SALT - Thursday, 26 Elul 5779 - September 26, 2019

  • Rav David Silverberg
            Our Selichot prayer service revolves around the “thirteen attributes of mercy” which God pronounced to Moshe after the sin of the golden calf.  Moshe returned to the top of Mount Sinai after Benei Yisrael worshipped the calf to plead to God on their behalf, and God proclaimed to Moshe the list of His “attributes of mercy,” which we recite repeatedly during Selichot, a service built mainly around these verses.
            The source for this practice is the Gemara’s remark in Masekhet Rosh Hashanah (17b) that at the time when God proclaimed the thirteen attributes, He “wrapped Himself as the leader of the congregation and showed Moshe the arrangement of the prayer.  He said to him: Whenever Israel sins, they shall perform this arrangement before Me, and I will forgive them.”  The Gemara here teaches that God Himself established this procedure of reciting the thirteen attributes in order to earn forgiveness and atonement.
            Much has been written about the precise meaning of this passage, and how we earn expiation for our sins by performing this service.  Leaving this question aside, it is also noteworthy that the Gemara depicts God as actually leading the service.  He did not just instruct Moshe to teach Benei Yisrael to perform this service, but modeled it for us, by appearing as a chazan in the synagogue leading the prayers.

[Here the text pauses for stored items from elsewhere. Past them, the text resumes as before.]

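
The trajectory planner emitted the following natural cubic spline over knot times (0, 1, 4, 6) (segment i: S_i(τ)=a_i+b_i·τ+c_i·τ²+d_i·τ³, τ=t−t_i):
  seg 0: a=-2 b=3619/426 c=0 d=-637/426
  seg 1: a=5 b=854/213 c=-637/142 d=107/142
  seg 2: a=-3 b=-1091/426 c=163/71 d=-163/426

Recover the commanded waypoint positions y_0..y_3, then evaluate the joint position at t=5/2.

y_0=-2 y_1=5 y_2=-3 y_3=-2
S(5/2) = 3935/1136

y_0 = S_0(0) = a_0 = -2
y_1 = S_1(0) = a_1 = 5
y_2 = S_2(0) = a_2 = -3
y_3 = S_2(2) = -2
t_q=5/2 is in segment 1 (τ=3/2); S_1(τ)=3935/1136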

            Rav Yehuda Amital suggested that the meaning of this image is that as we pray to the Almighty, He in a sense participates in the prayers with us.  We introduce our Selichot service by reciting a long series of verses (beginning with “Shomei’a tefila adekha kol basar yavo’u”) that speak of God’s unlimited power and authority.  A prerequisite to Selichot, to expressing remorse and begging for forgiveness, is to recognize God’s absolute control and authority over us and the universe, so we understand the full extent of the magnitude of the audacity and betrayal that sinning involves.  However, these thoughts can leave us feeling too distant from God to turn to Him in prayer.  The more we focus on God’s transcendence, the more difficult it is to experience immanence.  Reflecting on His infinite power creates a vast gulf between us and Him that could discourage us from speaking to Him.  And so the Gemara depicts God as a sheli’ach tzibur praying along with us.  Chazal here seek to remind us that God takes interest in us, and He even joins us in our lowest moments, when we have betrayed Him and humbly seek forgiveness.  He is not distant, but is standing, as it were, alongside us, accompanying us when we feel broken and vulnerable, eagerly anticipating our repentance and intently listening to our heartfelt prayers.